# What do you carry in the front hatch?



## can't fish today (Oct 8, 2003)

I'm thinking a spare paddle, but don't have one yet. Looks like one of those 4 piece ones would fit. What else do you carry in there?


----------



## Soaked (Jul 21, 2006)

*Cooler*

I have a Scrambler XT and am trying to figure out a way to make a cooler fit into the front hatch and use the original hatch cover as a lid. I would like to move more of the weight to the front of the yak to balance it out. Right now I carry everything behind me.


----------



## okimavich (Nov 13, 2006)

1 Drybag, my battery for the fishfinder and my yak cart.


----------



## mdelletro (Jun 22, 2007)

now that I think about it nothing... sometimes maybe a dry bag or box with extra gear (Clothes,food, extra tackle) on longer trips..


----------



## fingersandclaws (Oct 17, 2005)

Same thing as Okimavich right now. That cooler idea seems real smart!!!! Maybe one of the them fish bags with some ice.


----------



## bassassasin (Nov 7, 2003)

*front hatch cooler*

I was thinking of turning my front hatch into a cooler too. I was talking to vic at appomattox and we were talking a bout a company that makes an insulated bag that would fit down inside the hatch, and then fold over the edge of it turning the hatch into a fish box But neither of us could remember who the mfg is. I was thinking it is probably like a tounament bag you would fid on a big charter or sportfish boat. If I find it I will put the word out as to where and price. hope this helps.

Assasin


----------



## BubbaBlue (May 11, 2004)

Just a thought... never tried this, but I might...

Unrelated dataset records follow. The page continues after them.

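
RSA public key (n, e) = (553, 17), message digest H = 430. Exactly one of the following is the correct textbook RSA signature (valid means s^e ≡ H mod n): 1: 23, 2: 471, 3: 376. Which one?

3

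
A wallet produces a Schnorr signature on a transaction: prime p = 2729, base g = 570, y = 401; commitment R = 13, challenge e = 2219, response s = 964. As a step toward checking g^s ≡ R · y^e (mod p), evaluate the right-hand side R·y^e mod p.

401^2 = 160801 ≡ 2519
401^4 ≡ 2519^2 = 6345361 ≡ 436
401^8 ≡ 436^2 = 190096 ≡ 1795
401^16 ≡ 1795^2 = 3222025 ≡ 1805
401^32 ≡ 1805^2 = 3258025 ≡ 2328
401^64 ≡ 2328^2 = 5419584 ≡ 2519
401^128 ≡ 2519^2 = 6345361 ≡ 436
401^256 ≡ 436^2 = 190096 ≡ 1795
401^512 ≡ 1795^2 = 3222025 ≡ 1805
401^1024 ≡ 1805^2 = 3258025 ≡ 2328
401^2048 ≡ 2328^2 = 5419584 ≡ 2519
2219 = 2048 + 128 + 32 + 8 + 2 + 1, so 401^2219 ≡ 2519·436·2328·1795·2519·401 ≡ 2448 (mod 2729)
R · y^e ≡ 13·2448 = 31824 ≡ 1805 (mod 2729)

1805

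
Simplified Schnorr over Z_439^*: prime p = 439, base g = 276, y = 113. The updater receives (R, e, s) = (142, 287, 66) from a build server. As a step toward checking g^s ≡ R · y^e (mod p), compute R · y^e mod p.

412

113^2 = 12769 ≡ 38
113^4 ≡ 38^2 = 1444 ≡ 127
113^8 ≡ 127^2 = 16129 ≡ 325
113^16 ≡ 325^2 = 105625 ≡ 265
113^32 ≡ 265^2 = 70225 ≡ 424
113^64 ≡ 424^2 = 179776 ≡ 225
113^128 ≡ 225^2 = 50625 ≡ 140
113^256 ≡ 140^2 = 19600 ≡ 284
287 = 256 + 16 + 8 + 4 + 2 + 1, so 113^287 ≡ 284·265·325·127·38·113 ≡ 40 (mod 439)
R · y^e ≡ 142·40 = 5680 ≡ 412 (mod 439)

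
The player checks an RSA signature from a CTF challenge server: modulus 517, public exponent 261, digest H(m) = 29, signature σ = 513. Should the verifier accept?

σ^2 ≡ 513^2 = 263169 ≡ 16
σ^4 ≡ 16^2 = 256
σ^8 ≡ 256^2 = 65536 ≡ 394
σ^16 ≡ 394^2 = 155236 ≡ 136
σ^32 ≡ 136^2 = 18496 ≡ 401
σ^64 ≡ 401^2 = 160801 ≡ 14
σ^128 ≡ 14^2 = 196
σ^256 ≡ 196^2 = 38416 ≡ 158
261 = 256 + 4 + 1, so σ^261 ≡ 158·256·513 ≡ 29 (mod 517)
Since 29 equals the digest 29, verification succeeds.

accept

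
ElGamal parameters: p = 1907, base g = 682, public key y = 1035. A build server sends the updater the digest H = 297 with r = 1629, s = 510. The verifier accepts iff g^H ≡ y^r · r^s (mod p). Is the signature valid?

invalid

Left side g^H mod p:
682^2 = 465124 ≡ 1723
682^4 ≡ 1723^2 = 2968729 ≡ 1437
682^8 ≡ 1437^2 = 2064969 ≡ 1595
682^16 ≡ 1595^2 = 2544025 ≡ 87
682^32 ≡ 87^2 = 7569 ≡ 1848
682^64 ≡ 1848^2 = 3415104 ≡ 1574
682^128 ≡ 1574^2 = 2477476 ≡ 283
682^256 ≡ 283^2 = 80089 ≡ 1902
297 = 256 + 32 + 8 + 1, so 682^297 ≡ 1902·1848·1595·682 ≡ 1439 (mod 1907)
Right side y^r · r^s mod p:
1035^2 = 1071225 ≡ 1398
1035^4 ≡ 1398^2 = 1954404 ≡ 1636
1035^8 ≡ 1636^2 = 2676496 ≡ 975
1035^16 ≡ 975^2 = 950625 ≡ 939
1035^32 ≡ 939^2 = 881721 ≡ 687
1035^64 ≡ 687^2 = 471969 ≡ 940
1035^128 ≡ 940^2 = 883600 ≡ 659
1035^256 ≡ 659^2 = 434281 ≡ 1392
1035^512 ≡ 1392^2 = 1937664 ≡ 152
1035^1024 ≡ 152^2 = 23104 ≡ 220
1629 = 1024 + 512 + 64 + 16 + 8 + 4 + 1, so 1035^1629 ≡ 220·152·940·939·975·1636·1035 ≡ 1382 (mod 1907)
1629^2 = 2653641 ≡ 1004
1629^4 ≡ 1004^2 = 1008016 ≡ 1120
1629^8 ≡ 1120^2 = 1254400 ≡ 1501
1629^16 ≡ 1501^2 = 2253001 ≡ 834
1629^32 ≡ 834^2 = 695556 ≡ 1408
1629^64 ≡ 1408^2 = 1982464 ≡ 1091
1629^128 ≡ 1091^2 = 1190281 ≡ 313
1629^256 ≡ 313^2 = 97969 ≡ 712
510 = 256 + 128 + 64 + 32 + 16 + 8 + 4 + 2, so 1629^510 ≡ 712·313·1091·1408·834·1501·1120·1004 ≡ 900 (mod 1907)
1382·900 = 1243800 ≡ 436 (mod 1907)
1439 ≠ 436, so verification fails.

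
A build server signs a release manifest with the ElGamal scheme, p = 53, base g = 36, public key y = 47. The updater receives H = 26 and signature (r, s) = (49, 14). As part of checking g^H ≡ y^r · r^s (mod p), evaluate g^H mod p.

1

36^2 = 1296 ≡ 24
36^4 ≡ 24^2 = 576 ≡ 46
36^8 ≡ 46^2 = 2116 ≡ 49
36^16 ≡ 49^2 = 2401 ≡ 16
26 = 16 + 8 + 2, so 36^26 ≡ 16·49·24 ≡ 1 (mod 53)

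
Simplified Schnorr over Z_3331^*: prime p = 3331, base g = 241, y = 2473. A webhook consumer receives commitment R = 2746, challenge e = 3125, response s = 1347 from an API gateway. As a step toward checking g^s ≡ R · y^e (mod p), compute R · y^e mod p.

3086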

Two of those insulated bags that you use to keep groceries cold. They got them at Wally World and lots of grocery stores for around $2-3. I've been surprised how well they keep things cold for as little insulation they have.

Put one inside the other for double the insulation. 

If you're chilling drinks and food, it should be fine as is. If you're putting fish in it, you may have to put a fin proof tougher bag in the inside.

You'll have to keep it upright somehow because if it falls over, the icewater will run out. Maybe a small bungee?
.


----------



## Coast'n (Jun 19, 2007)

http://www.fishing-catalog.com/kingfishkoffin/index.htm


----------



## Coast'n (Jun 19, 2007)

I have one of these but have not been impressed with it's ability to keep fish cold. Designed to go on top of the front hatch. 

http://www.cabelas.com/prod-1/0038099018423a.shtml


----------



## Shooter (Nov 14, 2004)

The only thing I keep up front is the battery for the fish finder,,, otherwise I can't waddle my fat arse up there while on the water unless I feel like getting wet *while falling over*  thats what your buddy is for to paddle over and get stuff off the front and back of the yak


----------



## fingersandclaws (Oct 17, 2005)

Hahahaha, I knew I liked you Shooter. I thought I was the only one to have my buddies come get me stuff/get stuff out of my rudder/etc. but I was too embarassed to say. I guess as old as you are, there ain't much to be embarassed about anymore


----------



## Cdog (Mar 18, 2002)

fingersandclaws said:


> Hahahaha, I knew I liked you Shooter. I thought I was the only one to have my buddies come get me stuff/get stuff out of my rudder/etc. but I was too embarassed to say. I guess as old as you are, there ain't much to be embarassed about anymore


ROFL if it wasn't so true it wouldn't be so funny...


----------



## Newsjeff (Jul 22, 2004)

Cdog said:


> ROFL if it wasn't so true it wouldn't be so funny...


What was that you called Shooter the other day? 

Something like the "**** Yaker"?  

If he didn't try and knock ya out of yer yak and/or pin ya up against bridge pilings, I wouldn't mind helpin' him so much.  

If I didn't lose a tackle tray and a nice rod/reel combo last year, I wouldn't put anything in my front hatch. Now when I'm headin' out or (espically) comin' in through the breakers, I keep my rods and reels inside the hatch. 

And make sure everything else is latched down tightly.


----------



## Shooter (Nov 14, 2004)

Newsjeff said:


> What was that you called Shooter the other day?
> 
> Something like the "**** Yaker"?
> 
> If he didn't try and knock ya out of yer yak and/or pin ya up against bridge pilings, I wouldn't mind helpin' him so much.  .


Jeff, you of all people ain't got no room to talk, everyone that has fished around you has had to go buy rubber bumpers for thier yaks the way you bump and bounce off of them.

The name of Jeffs yak is "Broke Back Mountian Barge"


----------